Short circuiting an AND

4

July 15, 2019 by Kenneth Fisher

The other day I did a post on how an OR short circuits. It was a somewhat unusual type of post for me in that I wasn’t really sure what was going on and was hoping for comments and reactions to help me clarify things. And in the end the post got quite a bit of traction (thanks Brent (b/t) ) and I got some great responses that did in fact teach me quite a bit. I’m not going to say I understand things perfectly but certainly better than I did before. In the comments someone pointed out that AND short circuits as well, so I thought for this post I’d use what I learned and apply it to AND.

I’m going to use the same method as last time. The second condition is 7/0. That way if SQL doesn’t short circuit there will be an error. If it does, there won’t. Now, the main thing I learned is that in order for SQL to short circuit the OR it has to know for sure what the values are going to be. So either constants or a constraint.

Initial tests with VALUES

-- No error
SELECT col1
FROM (VALUES (1),(2),(3)) myTable (col1)
WHERE col1 > 3 AND col1 = 7/0;
-- Error
SELECT col1
FROM (VALUES (1),(2),(3)) myTable (col1)
WHERE col1 = 3 AND col1 = 7/0;

That was exactly what I expected. Because VALUES, in this case, is a constant it was able to short circuit. Now, out of curiosity, I’m going to replace the hard-coded values with variables, then parameters.

DECLARE @var1 int = 1
DECLARE @var2 int = 2
DECLARE @var3 int = 3
-- Error
SELECT col1
FROM (VALUES (@var1),(@var2),(@var3)) myTable (col1)
WHERE col1 > 3 AND col1 = 7/0;
GO
CREATE PROCEDURE test (@var1 int, @var2 int, @var3 int)
AS
SELECT col1
FROM (VALUES (@var1),(@var2),(@var3)) myTable (col1)
WHERE col1 > 3 AND col1 = 7/0;
GO
-- Error
EXEC test 1,2,3;

I have to admit I expected the variables to work given that they are, sort of, hard coded. But no, it has to be actually hard coded.

Tests with a real table

I’m going to use the StackOverflow database for my tests. Specifically the Users table. There are no constraints other than the primary key. The Id column is an identity column with a seed of 1 so presumably there won’t be negative values. (I checked, there is a -1 value in there so I’ll check for less than -2.)

-- Error
SELECT * FROM Users 
WHERE Id < -2 AND Id = 7/0;

Exactly as expected. There is no constraint to help out, so we got the error. Now I’ll add the constraint and try again.

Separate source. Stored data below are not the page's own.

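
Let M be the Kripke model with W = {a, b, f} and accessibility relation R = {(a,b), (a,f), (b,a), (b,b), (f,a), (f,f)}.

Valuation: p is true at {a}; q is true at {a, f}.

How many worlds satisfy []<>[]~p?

1

a: successors {b, f}; <>[]~p there: b:T, f:T. ✓
b: successors {a, b}; <>[]~p there: a:F, b:T. ✗
f: successors {a, f}; <>[]~p there: a:F, f:T. ✗
Satisfying worlds: {a}.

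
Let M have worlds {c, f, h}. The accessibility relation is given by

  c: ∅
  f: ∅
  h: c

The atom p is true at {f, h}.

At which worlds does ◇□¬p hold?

{h}

c: no successors, so ◇□¬p fails. ✗
f: no successors, so ◇□¬p fails. ✗
h: successors {c}; □¬p there: c:T. ✓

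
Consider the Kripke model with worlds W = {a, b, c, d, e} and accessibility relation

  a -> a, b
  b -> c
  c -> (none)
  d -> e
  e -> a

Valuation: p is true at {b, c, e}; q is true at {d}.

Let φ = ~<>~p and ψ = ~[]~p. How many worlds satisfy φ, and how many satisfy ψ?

For ~<>~p:
a: <>~p is T. ✗
b: <>~p is F. ✓
c: <>~p is F. ✓
d: <>~p is F. ✓
e: <>~p is T. ✗
— 3 worlds.
For ~[]~p:
a: []~p is F. ✓
b: []~p is F. ✓
c: []~p is T. ✗
d: []~p is F. ✓
e: []~p is T. ✗
— 3 worlds.

3 and 3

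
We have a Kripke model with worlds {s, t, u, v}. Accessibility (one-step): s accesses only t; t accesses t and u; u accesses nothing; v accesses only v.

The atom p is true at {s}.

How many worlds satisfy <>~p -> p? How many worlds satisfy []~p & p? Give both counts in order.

For <>~p -> p:
s: <>~p is T, p is T. ✓
t: <>~p is T, p is F. ✗
u: <>~p is F, p is F. ✓
v: <>~p is T, p is F. ✗
— 2 worlds.
For []~p & p:
s: []~p is T, p is T. ✓
t: []~p is T, p is F. ✗
u: []~p is T, p is F. ✗
v: []~p is T, p is F. ✗
— 1 world.

2 and 1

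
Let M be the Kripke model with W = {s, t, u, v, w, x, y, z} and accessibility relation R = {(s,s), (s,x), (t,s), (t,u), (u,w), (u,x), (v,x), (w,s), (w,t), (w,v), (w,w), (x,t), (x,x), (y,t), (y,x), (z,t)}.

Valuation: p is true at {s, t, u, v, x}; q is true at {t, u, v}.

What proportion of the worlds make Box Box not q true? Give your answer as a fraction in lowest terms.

1/8

s: successors {s, x}; Box not q there: s:T, x:F. ✗
t: successors {s, u}; Box not q there: s:T, u:T. ✓
u: successors {w, x}; Box not q there: w:F, x:F. ✗
v: successors {x}; Box not q there: x:F. ✗
w: successors {s, t, v, w}; Box not q there: s:T, t:F, v:T, w:F. ✗
x: successors {t, x}; Box not q there: t:F, x:F. ✗
y: successors {t, x}; Box not q there: t:F, x:F. ✗
z: successors {t}; Box not q there: t:F. ✗
That's 1 of 8 worlds, so 1/8.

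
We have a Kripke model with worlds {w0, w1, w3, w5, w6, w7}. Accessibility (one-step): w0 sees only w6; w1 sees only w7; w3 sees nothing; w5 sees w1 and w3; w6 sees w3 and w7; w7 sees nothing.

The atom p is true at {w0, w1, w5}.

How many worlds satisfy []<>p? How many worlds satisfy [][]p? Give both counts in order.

For []<>p:
w0: successors {w6}; <>p there: w6:F. ✗
w1: successors {w7}; <>p there: w7:F. ✗
w3: no successors, so []<>p holds vacuously. ✓
w5: successors {w1, w3}; <>p there: w1:F, w3:F. ✗
w6: successors {w3, w7}; <>p there: w3:F, w7:F. ✗
w7: no successors, so []<>p holds vacuously. ✓
— 2 worlds.
For [][]p:
w0: successors {w6}; []p there: w6:F. ✗
w1: successors {w7}; []p there: w7:T. ✓
w3: no successors, so [][]p holds vacuously. ✓
w5: successors {w1, w3}; []p there: w1:F, w3:T. ✗
w6: successors {w3, w7}; []p there: w3:T, w7:T. ✓
w7: no successors, so [][]p holds vacuously. ✓
— 4 worlds.

2 and 4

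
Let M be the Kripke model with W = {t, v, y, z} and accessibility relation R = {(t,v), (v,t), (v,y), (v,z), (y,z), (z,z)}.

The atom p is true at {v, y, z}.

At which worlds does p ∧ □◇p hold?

t: p is F, □◇p is T. ✗
v: p is T, □◇p is T. ✓
y: p is T, □◇p is T. ✓
z: p is T, □◇p is T. ✓

{v, y, z}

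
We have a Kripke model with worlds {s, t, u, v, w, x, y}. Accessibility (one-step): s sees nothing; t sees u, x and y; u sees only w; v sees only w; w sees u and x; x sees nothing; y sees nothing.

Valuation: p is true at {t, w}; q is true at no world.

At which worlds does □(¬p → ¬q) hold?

s: no successors, so □(¬p → ¬q) holds vacuously. ✓
t: successors {u, x, y}; ¬p → ¬q there: u:T, x:T, y:T. ✓
u: successors {w}; ¬p → ¬q there: w:T. ✓
v: successors {w}; ¬p → ¬q there: w:T. ✓
w: successors {u, x}; ¬p → ¬q there: u:T, x:T. ✓
x: no successors, so □(¬p → ¬q) holds vacuously. ✓
y: no successors, so □(¬p → ¬q) holds vacuously. ✓

{s, t, u, v, w, x, y}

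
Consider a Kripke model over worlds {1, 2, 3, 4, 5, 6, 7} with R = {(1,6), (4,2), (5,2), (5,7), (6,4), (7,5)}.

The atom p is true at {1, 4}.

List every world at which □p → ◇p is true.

{1, 4, 5, 6, 7}

1: □p is F, ◇p is F. ✓
2: □p is T, ◇p is F. ✗
3: □p is T, ◇p is F. ✗
4: □p is F, ◇p is F. ✓
5: □p is F, ◇p is F. ✓
6: □p is T, ◇p is T. ✓
7: □p is F, ◇p is F. ✓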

ALTER TABLE Users ADD CONSTRAINT Users_NoLowIds CHECK (Id > -2);
GO
-- Error
SELECT * FROM Users 
WHERE Id < -2 AND Id = 7/0;

Interesting. I fully expected this to work but it didn’t. Maybe the constraint needs to be phrased the same way as the condition?

ALTER TABLE Users DROP CONSTRAINT Users_NoLowIds;
ALTER TABLE Users ADD CONSTRAINT Users_NoLowIds CHECK (NOT (Id < -1));
GO
-- Error
SELECT * FROM Users 
WHERE Id < -3 AND Id = 7/0;

Still an error!

Ok, so the constraint helped with an OR (I double checked) but not the AND. Very strange. Anyone feel like helping me understand this one? (I really need to go buy an Itzik Ben-Gan (b/t) book.)

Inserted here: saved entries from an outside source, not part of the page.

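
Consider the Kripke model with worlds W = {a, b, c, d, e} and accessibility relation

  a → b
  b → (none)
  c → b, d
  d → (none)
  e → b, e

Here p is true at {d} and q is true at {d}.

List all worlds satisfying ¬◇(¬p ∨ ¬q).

a: ◇(¬p ∨ ¬q) is T. ✗
b: ◇(¬p ∨ ¬q) is F. ✓
c: ◇(¬p ∨ ¬q) is T. ✗
d: ◇(¬p ∨ ¬q) is F. ✓
e: ◇(¬p ∨ ¬q) is T. ✗

{b, d}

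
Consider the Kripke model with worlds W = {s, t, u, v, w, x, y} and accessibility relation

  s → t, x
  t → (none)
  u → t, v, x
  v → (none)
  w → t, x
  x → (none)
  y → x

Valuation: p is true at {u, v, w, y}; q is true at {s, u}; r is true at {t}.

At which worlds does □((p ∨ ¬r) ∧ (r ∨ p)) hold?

s: successors {t, x}; (p ∨ ¬r) ∧ (r ∨ p) there: t:F, x:F. ✗
t: no successors, so □((p ∨ ¬r) ∧ (r ∨ p)) holds vacuously. ✓
u: successors {t, v, x}; (p ∨ ¬r) ∧ (r ∨ p) there: t:F, v:T, x:F. ✗
v: no successors, so □((p ∨ ¬r) ∧ (r ∨ p)) holds vacuously. ✓
w: successors {t, x}; (p ∨ ¬r) ∧ (r ∨ p) there: t:F, x:F. ✗
x: no successors, so □((p ∨ ¬r) ∧ (r ∨ p)) holds vacuously. ✓
y: successors {x}; (p ∨ ¬r) ∧ (r ∨ p) there: x:F. ✗

{t, v, x}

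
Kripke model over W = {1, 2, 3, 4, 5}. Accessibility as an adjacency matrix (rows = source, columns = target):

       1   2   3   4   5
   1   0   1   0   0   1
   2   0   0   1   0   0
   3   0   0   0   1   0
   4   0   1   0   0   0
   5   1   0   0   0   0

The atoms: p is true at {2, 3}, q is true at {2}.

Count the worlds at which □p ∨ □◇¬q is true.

1: □p is F, □◇¬q is T. ✓
2: □p is T, □◇¬q is T. ✓
3: □p is F, □◇¬q is F. ✗
4: □p is T, □◇¬q is T. ✓
5: □p is F, □◇¬q is T. ✓
Satisfying worlds: {1, 2, 4, 5}.

4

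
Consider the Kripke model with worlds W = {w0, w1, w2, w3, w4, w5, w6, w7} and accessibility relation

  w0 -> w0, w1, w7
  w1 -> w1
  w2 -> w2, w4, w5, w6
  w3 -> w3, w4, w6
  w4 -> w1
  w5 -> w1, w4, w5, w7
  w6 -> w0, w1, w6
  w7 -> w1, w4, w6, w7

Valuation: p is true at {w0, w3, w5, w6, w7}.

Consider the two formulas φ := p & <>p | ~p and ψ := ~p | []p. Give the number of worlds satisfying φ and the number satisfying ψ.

For p & <>p | ~p:
w0: p & <>p is T, ~p is F. ✓
w1: p & <>p is F, ~p is T. ✓
w2: p & <>p is F, ~p is T. ✓
w3: p & <>p is T, ~p is F. ✓
w4: p & <>p is F, ~p is T. ✓
w5: p & <>p is T, ~p is F. ✓
w6: p & <>p is T, ~p is F. ✓
w7: p & <>p is T, ~p is F. ✓
— 8 worlds.
For ~p | []p:
w0: ~p is F, []p is F. ✗
w1: ~p is T, []p is F. ✓
w2: ~p is T, []p is F. ✓
w3: ~p is F, []p is F. ✗
w4: ~p is T, []p is F. ✓
w5: ~p is F, []p is F. ✗
w6: ~p is F, []p is F. ✗
w7: ~p is F, []p is F. ✗
— 3 worlds.

8 and 3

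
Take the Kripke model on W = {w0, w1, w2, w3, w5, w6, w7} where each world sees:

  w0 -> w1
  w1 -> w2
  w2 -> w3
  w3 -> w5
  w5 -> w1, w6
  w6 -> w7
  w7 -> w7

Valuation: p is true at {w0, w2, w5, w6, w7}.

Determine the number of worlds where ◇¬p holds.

w0: successors {w1}; ¬p there: w1:T. ✓
w1: successors {w2}; ¬p there: w2:F. ✗
w2: successors {w3}; ¬p there: w3:T. ✓
w3: successors {w5}; ¬p there: w5:F. ✗
w5: successors {w1, w6}; ¬p there: w1:T, w6:F. ✓
w6: successors {w7}; ¬p there: w7:F. ✗
w7: successors {w7}; ¬p there: w7:F. ✗
Satisfying worlds: {w0, w2, w5}.

3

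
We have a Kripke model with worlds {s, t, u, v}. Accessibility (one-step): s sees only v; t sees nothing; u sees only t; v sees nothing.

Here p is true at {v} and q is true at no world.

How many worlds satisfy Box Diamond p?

s: successors {v}; Diamond p there: v:F. ✗
t: no successors, so Box Diamond p holds vacuously. ✓
u: successors {t}; Diamond p there: t:F. ✗
v: no successors, so Box Diamond p holds vacuously. ✓
Satisfying worlds: {t, v}.

2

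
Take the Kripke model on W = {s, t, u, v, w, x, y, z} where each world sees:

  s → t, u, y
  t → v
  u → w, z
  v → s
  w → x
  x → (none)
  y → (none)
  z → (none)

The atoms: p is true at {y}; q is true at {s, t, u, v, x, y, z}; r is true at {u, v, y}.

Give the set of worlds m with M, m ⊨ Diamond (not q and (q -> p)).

s: successors {t, u, y}; not q and (q -> p) there: t:F, u:F, y:F. ✗
t: successors {v}; not q and (q -> p) there: v:F. ✗
u: successors {w, z}; not q and (q -> p) there: w:T, z:F. ✓
v: successors {s}; not q and (q -> p) there: s:F. ✗
w: successors {x}; not q and (q -> p) there: x:F. ✗
x: no successors, so Diamond (not q and (q -> p)) fails. ✗
y: no successors, so Diamond (not q and (q -> p)) fails. ✗
z: no successors, so Diamond (not q and (q -> p)) fails. ✗

{u}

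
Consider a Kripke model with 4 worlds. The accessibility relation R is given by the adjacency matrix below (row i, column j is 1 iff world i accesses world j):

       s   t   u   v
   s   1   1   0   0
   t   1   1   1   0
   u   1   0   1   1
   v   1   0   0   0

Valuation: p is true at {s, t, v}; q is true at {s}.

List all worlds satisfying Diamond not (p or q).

s: successors {s, t}; not (p or q) there: s:F, t:F. ✗
t: successors {s, t, u}; not (p or q) there: s:F, t:F, u:T. ✓
u: successors {s, u, v}; not (p or q) there: s:F, u:T, v:F. ✓
v: successors {s}; not (p or q) there: s:F. ✗

{t, u}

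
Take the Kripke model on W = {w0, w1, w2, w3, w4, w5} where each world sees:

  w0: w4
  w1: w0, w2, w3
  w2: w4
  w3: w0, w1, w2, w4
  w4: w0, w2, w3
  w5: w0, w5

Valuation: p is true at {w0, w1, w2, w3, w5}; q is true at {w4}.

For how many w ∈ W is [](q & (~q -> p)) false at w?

w0: successors {w4}; q & (~q -> p) there: w4:T. ✓
w1: successors {w0, w2, w3}; q & (~q -> p) there: w0:F, w2:F, w3:F. ✗
w2: successors {w4}; q & (~q -> p) there: w4:T. ✓
w3: successors {w0, w1, w2, w4}; q & (~q -> p) there: w0:F, w1:F, w2:F, w4:T. ✗
w4: successors {w0, w2, w3}; q & (~q -> p) there: w0:F, w2:F, w3:F. ✗
w5: successors {w0, w5}; q & (~q -> p) there: w0:F, w5:F. ✗
Satisfying worlds: {w0, w2}.
So [](q & (~q -> p)) fails at the other 4 worlds.

4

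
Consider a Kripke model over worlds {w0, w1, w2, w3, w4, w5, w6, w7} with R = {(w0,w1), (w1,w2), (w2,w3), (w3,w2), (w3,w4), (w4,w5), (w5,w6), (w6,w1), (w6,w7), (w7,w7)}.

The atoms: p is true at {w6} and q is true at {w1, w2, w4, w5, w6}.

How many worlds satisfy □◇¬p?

7

w0: successors {w1}; ◇¬p there: w1:T. ✓
w1: successors {w2}; ◇¬p there: w2:T. ✓
w2: successors {w3}; ◇¬p there: w3:T. ✓
w3: successors {w2, w4}; ◇¬p there: w2:T, w4:T. ✓
w4: successors {w5}; ◇¬p there: w5:F. ✗
w5: successors {w6}; ◇¬p there: w6:T. ✓
w6: successors {w1, w7}; ◇¬p there: w1:T, w7:T. ✓
w7: successors {w7}; ◇¬p there: w7:T. ✓
Satisfying worlds: {w0, w1, w2, w3, w5, w6, w7}.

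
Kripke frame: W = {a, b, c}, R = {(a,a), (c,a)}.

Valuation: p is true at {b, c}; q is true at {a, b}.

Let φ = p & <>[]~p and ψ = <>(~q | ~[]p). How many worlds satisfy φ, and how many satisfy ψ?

For p & <>[]~p:
a: p is F, <>[]~p is T. ✗
b: p is T, <>[]~p is F. ✗
c: p is T, <>[]~p is T. ✓
— 1 world.
For <>(~q | ~[]p):
a: successors {a}; ~q | ~[]p there: a:T. ✓
b: no successors, so <>(~q | ~[]p) fails. ✗
c: successors {a}; ~q | ~[]p there: a:T. ✓
— 2 worlds.

1 and 2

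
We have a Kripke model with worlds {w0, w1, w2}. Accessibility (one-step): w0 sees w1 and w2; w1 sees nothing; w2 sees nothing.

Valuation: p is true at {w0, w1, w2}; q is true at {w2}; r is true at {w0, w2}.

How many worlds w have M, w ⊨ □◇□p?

2

w0: successors {w1, w2}; ◇□p there: w1:F, w2:F. ✗
w1: no successors, so □◇□p holds vacuously. ✓
w2: no successors, so □◇□p holds vacuously. ✓
Satisfying worlds: {w1, w2}.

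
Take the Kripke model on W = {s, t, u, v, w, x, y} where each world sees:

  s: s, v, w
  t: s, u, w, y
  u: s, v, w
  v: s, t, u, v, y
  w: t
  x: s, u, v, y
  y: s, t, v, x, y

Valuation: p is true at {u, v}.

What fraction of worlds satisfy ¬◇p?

s: ◇p is T. ✗
t: ◇p is T. ✗
u: ◇p is T. ✗
v: ◇p is T. ✗
w: ◇p is F. ✓
x: ◇p is T. ✗
y: ◇p is T. ✗
That's 1 of 7 worlds, so 1/7.

1/7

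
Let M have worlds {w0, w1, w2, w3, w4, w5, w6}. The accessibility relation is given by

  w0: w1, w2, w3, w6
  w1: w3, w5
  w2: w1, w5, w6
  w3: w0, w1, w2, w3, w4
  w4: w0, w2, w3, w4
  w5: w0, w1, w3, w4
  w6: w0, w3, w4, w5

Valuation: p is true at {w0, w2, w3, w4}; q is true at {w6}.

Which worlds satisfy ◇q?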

So just based on the tests I did it looks like AND is a lot pickier. It will still short circuit with constants but not with a constraint. I should point out that since Id is the primary key there is already a constraint that it not allow NULLs in case you were worried that that was part of the issue.

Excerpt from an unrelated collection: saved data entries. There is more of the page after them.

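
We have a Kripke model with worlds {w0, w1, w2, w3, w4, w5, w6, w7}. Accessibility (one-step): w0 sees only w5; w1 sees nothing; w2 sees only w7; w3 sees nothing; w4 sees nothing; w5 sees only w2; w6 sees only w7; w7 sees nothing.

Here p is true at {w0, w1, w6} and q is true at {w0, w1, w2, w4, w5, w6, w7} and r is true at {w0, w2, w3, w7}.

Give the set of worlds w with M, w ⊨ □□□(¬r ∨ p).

{w1, w2, w3, w4, w5, w6, w7}

w0: successors {w5}; □□(¬r ∨ p) there: w5:F. ✗
w1: no successors, so □□□(¬r ∨ p) holds vacuously. ✓
w2: successors {w7}; □□(¬r ∨ p) there: w7:T. ✓
w3: no successors, so □□□(¬r ∨ p) holds vacuously. ✓
w4: no successors, so □□□(¬r ∨ p) holds vacuously. ✓
w5: successors {w2}; □□(¬r ∨ p) there: w2:T. ✓
w6: successors {w7}; □□(¬r ∨ p) there: w7:T. ✓
w7: no successors, so □□□(¬r ∨ p) holds vacuously. ✓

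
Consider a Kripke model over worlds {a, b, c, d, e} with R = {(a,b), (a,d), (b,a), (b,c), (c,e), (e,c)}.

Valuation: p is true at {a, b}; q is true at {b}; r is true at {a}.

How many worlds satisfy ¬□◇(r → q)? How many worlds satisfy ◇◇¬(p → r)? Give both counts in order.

For ¬□◇(r → q):
a: □◇(r → q) is F. ✓
b: □◇(r → q) is T. ✗
c: □◇(r → q) is T. ✗
d: □◇(r → q) is T. ✗
e: □◇(r → q) is T. ✗
— 1 world.
For ◇◇¬(p → r):
a: successors {b, d}; ◇¬(p → r) there: b:F, d:F. ✗
b: successors {a, c}; ◇¬(p → r) there: a:T, c:F. ✓
c: successors {e}; ◇¬(p → r) there: e:F. ✗
d: no successors, so ◇◇¬(p → r) fails. ✗
e: successors {c}; ◇¬(p → r) there: c:F. ✗
— 1 world.

1 and 1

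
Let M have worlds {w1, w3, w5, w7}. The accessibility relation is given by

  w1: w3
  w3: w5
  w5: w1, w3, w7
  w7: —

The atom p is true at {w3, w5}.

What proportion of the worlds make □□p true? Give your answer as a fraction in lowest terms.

3/4

w1: successors {w3}; □p there: w3:T. ✓
w3: successors {w5}; □p there: w5:F. ✗
w5: successors {w1, w3, w7}; □p there: w1:T, w3:T, w7:T. ✓
w7: no successors, so □□p holds vacuously. ✓
That's 3 of 4 worlds, so 3/4.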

4 thoughts on “Short circuiting an AND

  1. Steve Hall says:

    Your link that is supposed to take me to your previous article is actually pointing to this article. I did find it by going through our archives though – and both are interesting.

  2. Tom says:

    Hi Kenneth, I didn’t try it but I think it might be either simple parametrization or trivial plan. Can you check the actual execution plan or put the -2 in subquery (common trick how to avoid trivial plan).